Directed by Ben Lewin (The Sessions) and adapted by Michael Golamco from his own stage play, Please Stand By takes its title from the TV-related phrase that Scottie uses to calm Wendy down when she freaks out. But it also implicitly refers to people’s assumption that Wendy is broken in some way. (Her older sister, played by Alice Eve, is reluctant to even let her meet her newborn niece.) Portraying Wendy as unexpectedly resourceful while acknowledging her genuine vulnerability is tricky; Fanning errs on the side of making her seem so together, apart from some confusion about money, that it’s hard to understand why she was ever considered an assisted-living candidate in the first place.
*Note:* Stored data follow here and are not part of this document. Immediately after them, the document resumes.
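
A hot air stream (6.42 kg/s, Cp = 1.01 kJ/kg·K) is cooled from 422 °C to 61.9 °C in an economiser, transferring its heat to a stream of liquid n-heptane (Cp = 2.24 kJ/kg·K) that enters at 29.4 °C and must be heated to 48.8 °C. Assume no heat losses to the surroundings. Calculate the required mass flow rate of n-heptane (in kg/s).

ṁ_c = 53.7 kg/s

Heat released by hot stream: Q = 6.42 × 1.01 × (422 − 61.9) = 2335 kJ/s
Energy balance on cold side (adiabatic exchanger): Q = ṁ_c·Cp_c·(T_c,out − T_c,in)
ṁ_c = 2335 / [2.24 × (48.8 − 29.4)] = 53.732 kg/s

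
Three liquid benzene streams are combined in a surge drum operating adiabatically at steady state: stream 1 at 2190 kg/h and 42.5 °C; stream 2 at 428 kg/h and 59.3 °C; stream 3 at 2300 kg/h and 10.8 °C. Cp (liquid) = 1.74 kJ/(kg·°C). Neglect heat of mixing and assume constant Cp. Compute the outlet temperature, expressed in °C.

No heat crosses the boundary, so H_out = H_in.
T_out = Σ ṁᵢCp,ᵢTᵢ / Σ ṁᵢCp,ᵢ
      = 249330 / 8557.3 = 29.137 °C

T_out = 29.1 °C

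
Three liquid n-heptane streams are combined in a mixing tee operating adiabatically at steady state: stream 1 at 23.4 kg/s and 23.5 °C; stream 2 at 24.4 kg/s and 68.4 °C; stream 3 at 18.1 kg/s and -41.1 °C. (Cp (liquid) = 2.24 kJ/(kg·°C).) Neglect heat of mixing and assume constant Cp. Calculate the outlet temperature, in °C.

Energy balance with Q = 0: Σ ṁᵢCp,ᵢ(T_out − Tᵢ) = 0
Σ ṁᵢCp,ᵢTᵢ = 23.4×2.24×23.5 + 24.4×2.24×68.4 + 18.1×2.24×-41.1 = 3303.9
Σ ṁᵢCp,ᵢ = 23.4×2.24 + 24.4×2.24 + 18.1×2.24 = 147.62
T_out = 3303.9 / 147.62 = 22.382 °C

T_out = 22.4 °C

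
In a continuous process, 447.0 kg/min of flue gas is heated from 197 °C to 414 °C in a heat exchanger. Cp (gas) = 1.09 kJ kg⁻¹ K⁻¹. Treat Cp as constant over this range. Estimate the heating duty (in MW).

Q = 1.76 MW

Q = ṁ·Cp·ΔT = 447.0 × 1.09 × (414 − 197) = 105730 kJ/min
Converting: 105730 / 60 s = 1762.1 kW
Heating duty = 1.7621 MW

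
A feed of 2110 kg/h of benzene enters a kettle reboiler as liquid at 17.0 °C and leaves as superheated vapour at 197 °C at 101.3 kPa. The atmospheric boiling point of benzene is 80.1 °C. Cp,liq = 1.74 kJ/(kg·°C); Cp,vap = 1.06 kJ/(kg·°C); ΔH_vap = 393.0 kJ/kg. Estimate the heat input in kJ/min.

liquid 17.0→80.1 °C: 109.79 kJ/kg
vaporisation at 80.1 °C: 393 kJ/kg
vapour 80.1→197 °C: 123.91 kJ/kg
Δh = 109.79 + 393 + 123.91 = 626.71 kJ/kg
Q = ṁ·Δh = 2110 kg/h × 626.71 kJ/kg = 1.3224e+06 kJ/h
|Q| = 367.32 kW = 22039 kJ/min

Q = 22000 kJ/min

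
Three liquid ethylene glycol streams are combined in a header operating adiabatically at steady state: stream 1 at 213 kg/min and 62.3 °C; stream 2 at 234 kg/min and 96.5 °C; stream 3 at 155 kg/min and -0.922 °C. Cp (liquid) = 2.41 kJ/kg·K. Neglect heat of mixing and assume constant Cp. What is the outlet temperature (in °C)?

No heat crosses the boundary, so H_out = H_in.
T_out = Σ ṁᵢCp,ᵢTᵢ / Σ ṁᵢCp,ᵢ
      = 86056 / 1450.8 = 59.316 °C

T_out = 59.3 °C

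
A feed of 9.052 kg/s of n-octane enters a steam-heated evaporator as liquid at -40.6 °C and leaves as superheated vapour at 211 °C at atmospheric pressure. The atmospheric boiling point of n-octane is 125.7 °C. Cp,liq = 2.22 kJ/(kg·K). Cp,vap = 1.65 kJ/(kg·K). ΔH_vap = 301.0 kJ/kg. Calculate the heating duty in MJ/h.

liquid -40.6→125.7 °C: 369.19 kJ/kg
vaporisation at 125.7 °C: 301 kJ/kg
vapour 125.7→211 °C: 140.74 kJ/kg
Δh = 369.19 + 301 + 140.74 = 810.93 kJ/kg
Q = ṁ·Δh = 9.052 kg/s × 810.93 kJ/kg = 7340.5 kJ/s
|Q| = 7340.5 kW = 26426 MJ/h

Q = 26400 MJ/h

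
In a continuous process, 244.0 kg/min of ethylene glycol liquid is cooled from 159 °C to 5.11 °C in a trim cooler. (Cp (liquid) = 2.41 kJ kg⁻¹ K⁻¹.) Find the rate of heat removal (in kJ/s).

Q_c = 1510 kJ/s

Q = ṁ·Cp·ΔT = 244.0 × 2.41 × (5.11 − 159) = -90493 kJ/min
Converting: 90493 / 60 s = 1508.2 kW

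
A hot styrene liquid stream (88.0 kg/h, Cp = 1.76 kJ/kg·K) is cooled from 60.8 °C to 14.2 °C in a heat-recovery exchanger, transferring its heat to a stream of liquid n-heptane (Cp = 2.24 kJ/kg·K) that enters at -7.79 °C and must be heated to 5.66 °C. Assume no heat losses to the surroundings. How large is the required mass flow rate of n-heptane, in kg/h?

Heat released by hot stream: Q = 88.0 × 1.76 × (60.8 − 14.2) = 7217.4 kJ/h
Energy balance on cold side (adiabatic exchanger): Q = ṁ_c·Cp_c·(T_c,out − T_c,in)
ṁ_c = 7217.4 / [2.24 × (5.66 − -7.79)] = 239.56 kg/h

ṁ_c = 240 kg/h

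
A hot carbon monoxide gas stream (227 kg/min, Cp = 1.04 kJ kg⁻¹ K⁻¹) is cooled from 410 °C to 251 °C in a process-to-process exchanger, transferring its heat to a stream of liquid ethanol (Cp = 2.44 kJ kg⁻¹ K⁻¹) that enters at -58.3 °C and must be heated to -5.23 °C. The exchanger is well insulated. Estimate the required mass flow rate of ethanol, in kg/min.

ṁ_c = 290 kg/min

Heat released by hot stream: Q = 227 × 1.04 × (410 − 251) = 37537 kJ/min
Energy balance on cold side (adiabatic exchanger): Q = ṁ_c·Cp_c·(T_c,out − T_c,in)
ṁ_c = 37537 / [2.44 × (-5.23 − -58.3)] = 289.88 kg/min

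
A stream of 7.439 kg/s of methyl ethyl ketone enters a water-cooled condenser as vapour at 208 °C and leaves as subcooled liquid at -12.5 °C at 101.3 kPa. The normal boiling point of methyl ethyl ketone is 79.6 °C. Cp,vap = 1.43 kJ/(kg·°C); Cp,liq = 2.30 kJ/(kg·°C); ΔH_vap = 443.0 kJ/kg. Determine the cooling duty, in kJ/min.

Q_c = 374000 kJ/min

vapour 208→79.6 °C: -183.61 kJ/kg
condensation at 79.6 °C: -443 kJ/kg
liquid 79.6→-12.5 °C: -211.83 kJ/kg
Δh = -183.61 + -443 + -211.83 = -838.44 kJ/kg
Q = ṁ·Δh = 7.439 kg/s × -838.44 kJ/kg = -6237.2 kJ/s
|Q| = 6237.2 kW = 374230 kJ/min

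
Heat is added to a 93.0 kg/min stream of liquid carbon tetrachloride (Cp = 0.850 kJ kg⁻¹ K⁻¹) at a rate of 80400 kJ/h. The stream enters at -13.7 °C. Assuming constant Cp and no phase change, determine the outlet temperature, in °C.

T_out = 3.25 °C

Q = 80400 kJ/h = 1340 kJ/min
ΔT = Q/(ṁ·Cp) = 1340/(93.0×0.850) = 16.951 K
T_out = -13.7 + 16.951 = 3.2513 °C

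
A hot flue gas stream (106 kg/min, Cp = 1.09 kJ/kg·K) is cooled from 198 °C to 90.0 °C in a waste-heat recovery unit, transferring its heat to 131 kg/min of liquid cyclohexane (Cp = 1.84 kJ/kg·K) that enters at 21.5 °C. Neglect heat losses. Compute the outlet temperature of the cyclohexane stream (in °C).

T_c,out = 73.3 °C

Heat released by hot stream: Q = 106 × 1.09 × (198 − 90.0) = 12478 kJ/min
Energy balance on cold side (adiabatic exchanger): Q = ṁ_c·Cp_c·(T_c,out − T_c,in)
T_c,out = 21.5 + 12478/(131 × 1.84) = 73.269 °C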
Predictably, Wendy identifies with Spock, but she’s closer to Kirk: someone with standard behavior but an eccentric style of speech. Even her obsession with the contest seems driven less by a Star Trek obsession than by her desire to win the prize money, which she somehow believes will allow her to move back home with her sister. By the time Patton Oswalt shows up for a winking cameo as a cop who defuses a situation by speaking to Wendy in Klingon, Please Stand By has lost all touch with reality. It’s just another instance of equating autism with kookiness.